Figure 6: Architecture comparison showing the tradeoffs between LLM+DiT (as in JavisGPT), monolithic AR-based approaches, and hybrid pipelines.
Further, retaining support for a pretrained text encoder in the DiT generator, in contrast to designs like MetaQuery that remove it, stabilizes training and preserves generalization to free-form, instruction-driven multimodal tasks.
Figure 7: Comparison of LLM+DiT bridging strategies, showing JavisGPT's hybrid query/encoder arrangement yields superior training stability and content diversity.
Implications and Future Directions
JavisGPT establishes that joint, tightly synchronized audio-video comprehension and generation are tractable and can benefit from explicit synchrony modeling, hierarchical condition control, and high-quality diverse instruction tuning. The model's efficient architecture and data pipeline offer a pragmatic blueprint for further research.
Potential future directions include:
- Scaling model and data magnitude to test the limits of this paradigm across much broader instruction and generation spaces.
- Tightening the unification of comprehension and generation, e.g., using AR-based continuous representations to more deeply fuse input/output modalities.
- Augmenting with more granular control signals for fine-editing and compositional content creation.

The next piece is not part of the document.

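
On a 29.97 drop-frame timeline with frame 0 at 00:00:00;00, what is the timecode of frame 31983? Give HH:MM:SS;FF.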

- Incorporating reinforcement learning post-training to improve reasoning and generation alignment in more open-ended dialog scenarios.
Conclusion
JavisGPT represents a significant technical advance in unified multimodal LLMs, achieving state-of-the-art accuracy and high-fidelity, synchronized sounding-video generation. Its modular, synchrony-aware architecture and comprehensive, diverse instruction-tuning data demonstrate a compelling path forward for research at the intersection of AV perception, reasoning, and controllable generation.
Figure 8: Additional qualitative results displaying the system's high-fidelity, synchronous AV comprehension and generation across a range of realistic scenarios.